The New York Times
By: Sam Dillon
November 19, 2010
Bill Gates, the founder and former chairman of Microsoft, has made education-related philanthropy a major focus since stepping down from his day-to-day role in the company in 2008.
His new area of interest: helping solve schools' money problems. In a speech prepared for delivery Friday, Mr. Gates -- who is gaining considerable clout in education circles -- plans to urge the 50 state superintendents of education to take difficult steps to restructure the nation's public education budgets, which have come under severe pressure in the economic downturn.
He suggests they end teacher pay increases based on seniority and on master's degrees, which he says are unrelated to teachers' ability to raise student achievement. He also urges an end to efforts to reduce class sizes. Instead, he suggests rewarding the most effective teachers with higher pay for taking on larger classes or teaching in needy schools.
"Of course, restructuring pay systems is like kicking a beehive" -- but restructure them anyway, Mr. Gates plans to tell the superintendents in his talk to the Council of Chief State School Officers, which opens a convention in Louisville on Friday.
"Rebuild the budget based on excellence," Mr. Gates says.
Teachers' unions defend giving raises to teachers as they gain experience and higher education.
"We know that experience makes a difference in student achievement -- teachers get better," said Bill Raabe, director of collective bargaining at the National Education Association, the largest teachers' union. "And additional training, too, whether its a master's degree or some other way a teacher has improved her content knowledge, we think it ought to be compensated."
Randi Weingarten, president of the American Federation of Teachers, said of Mr. Gates's speech: "He is proposing to change one of the things that parents count on -- small class sizes to differentiate instruction. There's a mountain of solid research and common sense showing smaller class sizes benefit students."
States and local school districts are headed toward what may be painful budget decisions because two years of recession have battered state and local tax revenues, and the $100 billion in stimulus money that has been pumped into public education since spring 2009 is running out.

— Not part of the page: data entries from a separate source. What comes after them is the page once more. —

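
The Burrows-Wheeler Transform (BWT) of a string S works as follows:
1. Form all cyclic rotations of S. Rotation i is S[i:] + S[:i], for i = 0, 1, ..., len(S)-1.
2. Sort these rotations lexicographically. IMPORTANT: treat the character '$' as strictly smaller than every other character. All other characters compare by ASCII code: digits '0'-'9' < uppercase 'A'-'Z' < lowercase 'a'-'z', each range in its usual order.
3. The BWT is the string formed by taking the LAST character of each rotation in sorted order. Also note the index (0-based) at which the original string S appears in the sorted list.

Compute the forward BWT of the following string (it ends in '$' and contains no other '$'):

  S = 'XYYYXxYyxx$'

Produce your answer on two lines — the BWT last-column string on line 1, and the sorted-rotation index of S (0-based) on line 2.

All 11 rotations (rotation i = S[i:]+S[:i]):
  rot[0] = XYYYXxYyxx$
  rot[1] = YYYXxYyxx$X
  rot[2] = YYXxYyxx$XY
  rot[3] = YXxYyxx$XYY
  rot[4] = XxYyxx$XYYY
  rot[5] = xYyxx$XYYYX
  rot[6] = Yyxx$XYYYXx
  rot[7] = yxx$XYYYXxY
  rot[8] = xx$XYYYXxYy
  rot[9] = x$XYYYXxYyx
  rot[10] = $XYYYXxYyxx
Sorted (with $ < everything):
  sorted[0] = $XYYYXxYyxx  (last char: 'x')
  sorted[1] = XYYYXxYyxx$  (last char: '$')
  sorted[2] = XxYyxx$XYYY  (last char: 'Y')
  sorted[3] = YXxYyxx$XYY  (last char: 'Y')
  sorted[4] = YYXxYyxx$XY  (last char: 'Y')
  sorted[5] = YYYXxYyxx$X  (last char: 'X')
  sorted[6] = Yyxx$XYYYXx  (last char: 'x')
  sorted[7] = x$XYYYXxYyx  (last char: 'x')
  sorted[8] = xYyxx$XYYYX  (last char: 'X')
  sorted[9] = xx$XYYYXxYy  (last char: 'y')
  sorted[10] = yxx$XYYYXxY  (last char: 'Y')
Last column: x$YYYXxxXyY
Original string S is at sorted index 1

Answer: x$YYYXxxXyY
1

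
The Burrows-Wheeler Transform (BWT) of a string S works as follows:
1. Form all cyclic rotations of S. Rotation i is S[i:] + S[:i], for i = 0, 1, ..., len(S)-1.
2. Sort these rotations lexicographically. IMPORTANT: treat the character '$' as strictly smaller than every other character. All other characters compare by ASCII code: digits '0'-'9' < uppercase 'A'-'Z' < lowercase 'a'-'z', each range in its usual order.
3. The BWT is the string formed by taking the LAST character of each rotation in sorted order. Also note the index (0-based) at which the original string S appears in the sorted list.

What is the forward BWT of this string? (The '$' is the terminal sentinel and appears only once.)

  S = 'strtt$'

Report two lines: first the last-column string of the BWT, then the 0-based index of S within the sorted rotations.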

New Jersey, for example, faces a $10 billion deficit, and Gov. Chris Christie has clashed with superintendents over his efforts to cap their pay.
In several other states including Ohio, which faces an $8 billion deficit, newly elected governors are scrutinizing school spending as part of a broad review.
Secretary of Education Arne Duncan delivered his own speech in Washington this week, titled "Bang for the Buck in Schooling," in which he made arguments similar to those of Mr. Gates.
School officials should be using this crisis to "leverage transformational change in the education system" rather than seeking to balance budgets through shorter school years, reduced bus routes or other short-term fixes, Mr. Duncan said.
Mr. Gates accepted an invitation to speak to the council, he said in an interview, because many of the key decisions in America's decentralized education system are made by state superintendents and local school boards.
"These are the leaders," he said.
Steven Paine, the West Virginia superintendent who is the council's president, said the group invited Mr. Gates because "he has a perspective that we need to consider."
"He's been fairly successful in the business arena," he added.
After reading an advance copy of Mr. Gates's speech, Mr. Paine said, "We all want to transform our education systems, but when you're falling off that funding cliff it's difficult to do."
In the speech, Mr. Gates says that improving student achievement is a central challenge, and that budget crises are making change necessary.
"You can't fund reforms without money," he says. "And there is no more money."
The only way out, he says, is by rethinking the way the nation's $500 billion annual expenditures on public schools is allocated. About $50 billion pays for seniority-based annual salary increases for teachers, he says. The nation spends an additional $9 billion annually to pay salary increases to teachers with master's degrees, he says.